Posted on November 30, 2017
I've read about authors whose books languished - either unpublished, or mostly unknown and unread - during their lifetime, but became popular after they died.
This is not one of those stories.

Montgomery was prolific - that means she wrote a lot - with 20 novels, 530 short stories, 500 poems, and 30 essays to her credit. Even her non-published writings have been read, and even studied, as scholars have pored over her diaries and letters to learn which aspects of her writing are autobiographical.
Authors are generally told to "write what you know." This makes some sense - if you are, say, an Israeli girl who moves to Morocco, who else is going to write your story, if you do not?
(On the other hand, I'm glad that some authors take major flights of fantasy, or we wouldn't have the Wonderful Wizard of Oz, Alice in Wonderland, Harry Potter at Hogwarts, or science fiction!)

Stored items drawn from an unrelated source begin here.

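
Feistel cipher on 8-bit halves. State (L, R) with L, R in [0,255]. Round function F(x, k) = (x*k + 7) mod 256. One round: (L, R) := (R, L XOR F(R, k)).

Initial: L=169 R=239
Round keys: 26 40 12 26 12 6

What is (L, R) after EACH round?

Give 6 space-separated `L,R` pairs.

Round 1 (k=26): L=239 R=228
Round 2 (k=40): L=228 R=72
Round 3 (k=12): L=72 R=131
Round 4 (k=26): L=131 R=29
Round 5 (k=12): L=29 R=224
Round 6 (k=6): L=224 R=90

Answer: 239,228 228,72 72,131 131,29 29,224 224,90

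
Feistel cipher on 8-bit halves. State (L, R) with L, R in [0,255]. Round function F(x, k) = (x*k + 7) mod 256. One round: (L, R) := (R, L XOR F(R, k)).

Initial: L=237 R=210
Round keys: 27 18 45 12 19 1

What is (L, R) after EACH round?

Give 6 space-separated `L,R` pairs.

Round 1 (k=27): L=210 R=192
Round 2 (k=18): L=192 R=85
Round 3 (k=45): L=85 R=56
Round 4 (k=12): L=56 R=242
Round 5 (k=19): L=242 R=197
Round 6 (k=1): L=197 R=62

Answer: 210,192 192,85 85,56 56,242 242,197 197,62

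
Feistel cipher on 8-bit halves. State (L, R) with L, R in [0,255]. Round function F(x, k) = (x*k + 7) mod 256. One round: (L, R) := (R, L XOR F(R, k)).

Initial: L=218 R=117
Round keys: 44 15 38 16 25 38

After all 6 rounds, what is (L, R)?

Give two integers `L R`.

Answer: 3 149

Derivation:
Round 1 (k=44): L=117 R=249
Round 2 (k=15): L=249 R=235
Round 3 (k=38): L=235 R=16
Round 4 (k=16): L=16 R=236
Round 5 (k=25): L=236 R=3
Round 6 (k=38): L=3 R=149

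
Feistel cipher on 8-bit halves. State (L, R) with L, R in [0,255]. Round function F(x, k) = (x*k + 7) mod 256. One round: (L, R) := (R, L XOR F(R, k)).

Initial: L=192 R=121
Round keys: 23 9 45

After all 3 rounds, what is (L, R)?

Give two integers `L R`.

Answer: 36 125

Derivation:
Round 1 (k=23): L=121 R=38
Round 2 (k=9): L=38 R=36
Round 3 (k=45): L=36 R=125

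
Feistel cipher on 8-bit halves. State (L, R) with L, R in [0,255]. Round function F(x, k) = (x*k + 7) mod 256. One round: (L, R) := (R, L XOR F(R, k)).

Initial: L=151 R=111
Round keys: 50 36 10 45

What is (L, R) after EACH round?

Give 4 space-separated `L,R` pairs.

Answer: 111,34 34,160 160,101 101,104

Derivation:
Round 1 (k=50): L=111 R=34
Round 2 (k=36): L=34 R=160
Round 3 (k=10): L=160 R=101
Round 4 (k=45): L=101 R=104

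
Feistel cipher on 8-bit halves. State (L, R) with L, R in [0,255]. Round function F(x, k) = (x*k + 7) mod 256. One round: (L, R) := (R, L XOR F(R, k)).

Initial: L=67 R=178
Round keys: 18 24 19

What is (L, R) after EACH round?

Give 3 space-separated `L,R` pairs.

Answer: 178,200 200,117 117,126

Derivation:
Round 1 (k=18): L=178 R=200
Round 2 (k=24): L=200 R=117
Round 3 (k=19): L=117 R=126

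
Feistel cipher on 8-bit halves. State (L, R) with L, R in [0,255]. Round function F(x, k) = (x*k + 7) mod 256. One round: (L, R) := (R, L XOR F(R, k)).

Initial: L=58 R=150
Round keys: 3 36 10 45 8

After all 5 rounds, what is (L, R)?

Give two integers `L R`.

Answer: 236 237

Derivation:
Round 1 (k=3): L=150 R=243
Round 2 (k=36): L=243 R=165
Round 3 (k=10): L=165 R=138
Round 4 (k=45): L=138 R=236
Round 5 (k=8): L=236 R=237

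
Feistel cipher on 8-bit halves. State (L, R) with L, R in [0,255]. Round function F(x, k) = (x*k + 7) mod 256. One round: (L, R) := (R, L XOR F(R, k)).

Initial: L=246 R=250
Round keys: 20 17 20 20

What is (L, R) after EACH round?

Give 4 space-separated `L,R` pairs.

Round 1 (k=20): L=250 R=121
Round 2 (k=17): L=121 R=234
Round 3 (k=20): L=234 R=54
Round 4 (k=20): L=54 R=213

Answer: 250,121 121,234 234,54 54,213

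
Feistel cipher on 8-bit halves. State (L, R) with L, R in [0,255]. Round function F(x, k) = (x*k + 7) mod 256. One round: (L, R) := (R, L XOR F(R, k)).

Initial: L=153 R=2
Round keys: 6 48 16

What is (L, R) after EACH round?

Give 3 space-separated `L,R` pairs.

Round 1 (k=6): L=2 R=138
Round 2 (k=48): L=138 R=229
Round 3 (k=16): L=229 R=221

Answer: 2,138 138,229 229,221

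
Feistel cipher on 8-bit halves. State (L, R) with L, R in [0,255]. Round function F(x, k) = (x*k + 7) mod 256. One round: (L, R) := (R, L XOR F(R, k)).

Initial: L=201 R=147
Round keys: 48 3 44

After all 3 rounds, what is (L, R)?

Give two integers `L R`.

Round 1 (k=48): L=147 R=94
Round 2 (k=3): L=94 R=178
Round 3 (k=44): L=178 R=193

Answer: 178 193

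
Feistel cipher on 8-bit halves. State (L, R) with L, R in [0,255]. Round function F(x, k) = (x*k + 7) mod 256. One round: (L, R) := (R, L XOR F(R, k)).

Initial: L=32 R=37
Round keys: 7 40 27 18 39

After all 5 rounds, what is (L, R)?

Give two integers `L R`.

Round 1 (k=7): L=37 R=42
Round 2 (k=40): L=42 R=178
Round 3 (k=27): L=178 R=231
Round 4 (k=18): L=231 R=247
Round 5 (k=39): L=247 R=79

Answer: 247 79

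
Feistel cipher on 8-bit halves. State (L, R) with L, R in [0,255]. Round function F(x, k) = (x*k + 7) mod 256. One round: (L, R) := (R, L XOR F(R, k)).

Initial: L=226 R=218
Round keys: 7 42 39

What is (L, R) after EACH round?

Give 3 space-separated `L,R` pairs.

Round 1 (k=7): L=218 R=31
Round 2 (k=42): L=31 R=199
Round 3 (k=39): L=199 R=71

Answer: 218,31 31,199 199,71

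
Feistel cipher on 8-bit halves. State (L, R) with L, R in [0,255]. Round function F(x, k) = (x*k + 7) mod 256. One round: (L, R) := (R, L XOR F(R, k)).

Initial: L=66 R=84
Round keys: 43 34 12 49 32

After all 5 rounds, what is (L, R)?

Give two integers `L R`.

Round 1 (k=43): L=84 R=97
Round 2 (k=34): L=97 R=189
Round 3 (k=12): L=189 R=130
Round 4 (k=49): L=130 R=84
Round 5 (k=32): L=84 R=5

Answer: 84 5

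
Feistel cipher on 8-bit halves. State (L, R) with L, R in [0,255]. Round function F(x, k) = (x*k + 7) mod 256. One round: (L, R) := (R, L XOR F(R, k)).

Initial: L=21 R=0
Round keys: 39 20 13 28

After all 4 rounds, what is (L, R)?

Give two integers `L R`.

Answer: 184 72

Derivation:
Round 1 (k=39): L=0 R=18
Round 2 (k=20): L=18 R=111
Round 3 (k=13): L=111 R=184
Round 4 (k=28): L=184 R=72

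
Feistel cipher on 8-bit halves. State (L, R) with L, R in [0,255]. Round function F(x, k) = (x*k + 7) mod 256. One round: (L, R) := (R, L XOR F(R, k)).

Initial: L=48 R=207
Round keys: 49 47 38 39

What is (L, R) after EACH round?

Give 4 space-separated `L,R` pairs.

Answer: 207,150 150,94 94,109 109,252

Derivation:
Round 1 (k=49): L=207 R=150
Round 2 (k=47): L=150 R=94
Round 3 (k=38): L=94 R=109
Round 4 (k=39): L=109 R=252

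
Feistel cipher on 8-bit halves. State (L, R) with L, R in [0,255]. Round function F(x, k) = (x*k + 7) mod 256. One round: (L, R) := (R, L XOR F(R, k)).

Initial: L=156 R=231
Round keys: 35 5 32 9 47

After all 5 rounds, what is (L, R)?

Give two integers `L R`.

Round 1 (k=35): L=231 R=0
Round 2 (k=5): L=0 R=224
Round 3 (k=32): L=224 R=7
Round 4 (k=9): L=7 R=166
Round 5 (k=47): L=166 R=134

Answer: 166 134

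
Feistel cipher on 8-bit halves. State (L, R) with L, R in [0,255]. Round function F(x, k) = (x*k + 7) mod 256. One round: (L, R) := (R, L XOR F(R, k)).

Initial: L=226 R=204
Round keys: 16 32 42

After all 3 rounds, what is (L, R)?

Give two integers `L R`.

Answer: 107 176

Derivation:
Round 1 (k=16): L=204 R=37
Round 2 (k=32): L=37 R=107
Round 3 (k=42): L=107 R=176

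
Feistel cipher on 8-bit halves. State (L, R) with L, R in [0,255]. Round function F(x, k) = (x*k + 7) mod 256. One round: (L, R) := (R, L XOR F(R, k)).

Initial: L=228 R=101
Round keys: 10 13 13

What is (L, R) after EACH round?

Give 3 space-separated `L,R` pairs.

Answer: 101,29 29,229 229,181

Derivation:
Round 1 (k=10): L=101 R=29
Round 2 (k=13): L=29 R=229
Round 3 (k=13): L=229 R=181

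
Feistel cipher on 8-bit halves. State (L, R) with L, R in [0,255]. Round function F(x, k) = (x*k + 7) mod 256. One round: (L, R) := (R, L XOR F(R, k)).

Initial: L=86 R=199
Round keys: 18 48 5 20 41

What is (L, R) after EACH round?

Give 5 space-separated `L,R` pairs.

Answer: 199,83 83,80 80,196 196,7 7,226

Derivation:
Round 1 (k=18): L=199 R=83
Round 2 (k=48): L=83 R=80
Round 3 (k=5): L=80 R=196
Round 4 (k=20): L=196 R=7
Round 5 (k=41): L=7 R=226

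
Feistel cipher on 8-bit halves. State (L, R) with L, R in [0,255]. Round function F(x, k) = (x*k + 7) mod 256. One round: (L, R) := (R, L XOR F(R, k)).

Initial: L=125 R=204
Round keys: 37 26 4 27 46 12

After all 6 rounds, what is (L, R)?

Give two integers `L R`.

Round 1 (k=37): L=204 R=254
Round 2 (k=26): L=254 R=31
Round 3 (k=4): L=31 R=125
Round 4 (k=27): L=125 R=41
Round 5 (k=46): L=41 R=24
Round 6 (k=12): L=24 R=14

Answer: 24 14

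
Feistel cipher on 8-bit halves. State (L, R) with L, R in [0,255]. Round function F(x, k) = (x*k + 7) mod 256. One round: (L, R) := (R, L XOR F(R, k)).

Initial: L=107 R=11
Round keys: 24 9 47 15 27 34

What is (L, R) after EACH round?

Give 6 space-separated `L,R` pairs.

Answer: 11,100 100,128 128,227 227,212 212,128 128,211

Derivation:
Round 1 (k=24): L=11 R=100
Round 2 (k=9): L=100 R=128
Round 3 (k=47): L=128 R=227
Round 4 (k=15): L=227 R=212
Round 5 (k=27): L=212 R=128
Round 6 (k=34): L=128 R=211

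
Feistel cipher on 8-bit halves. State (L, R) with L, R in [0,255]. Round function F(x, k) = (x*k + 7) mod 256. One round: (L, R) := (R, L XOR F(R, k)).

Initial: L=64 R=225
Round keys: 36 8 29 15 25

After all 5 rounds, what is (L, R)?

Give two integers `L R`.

Answer: 191 200

Derivation:
Round 1 (k=36): L=225 R=235
Round 2 (k=8): L=235 R=190
Round 3 (k=29): L=190 R=102
Round 4 (k=15): L=102 R=191
Round 5 (k=25): L=191 R=200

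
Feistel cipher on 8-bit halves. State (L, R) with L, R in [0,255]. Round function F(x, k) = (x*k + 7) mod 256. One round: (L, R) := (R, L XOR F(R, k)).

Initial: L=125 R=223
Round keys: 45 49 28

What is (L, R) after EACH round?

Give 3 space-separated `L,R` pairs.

Answer: 223,71 71,65 65,100

Derivation:
Round 1 (k=45): L=223 R=71
Round 2 (k=49): L=71 R=65
Round 3 (k=28): L=65 R=100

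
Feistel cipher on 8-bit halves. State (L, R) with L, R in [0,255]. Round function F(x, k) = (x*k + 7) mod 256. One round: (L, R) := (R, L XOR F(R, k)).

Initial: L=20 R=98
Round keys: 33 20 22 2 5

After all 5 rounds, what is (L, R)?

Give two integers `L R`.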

Green Gables farm - an actual farm that was owned by Montgomery's cousins - is a popular tourist site. Starting in the early 1900s, visitors from around the world began to visit Green Gables and the nearby town, and because of that interest, the farm and surrounding lands were made into Prince Edward Island National Park. Even now, the Green Gables farmhouse is one of the most-visited historic sites in all of Canada!
Today, get your Anne on. You can watch many different versions of Anne of Green Gables - movies, made-for-TV movies, TV series - both live-action and animated.
There have also been radio productions, plays, musicals, and web productions!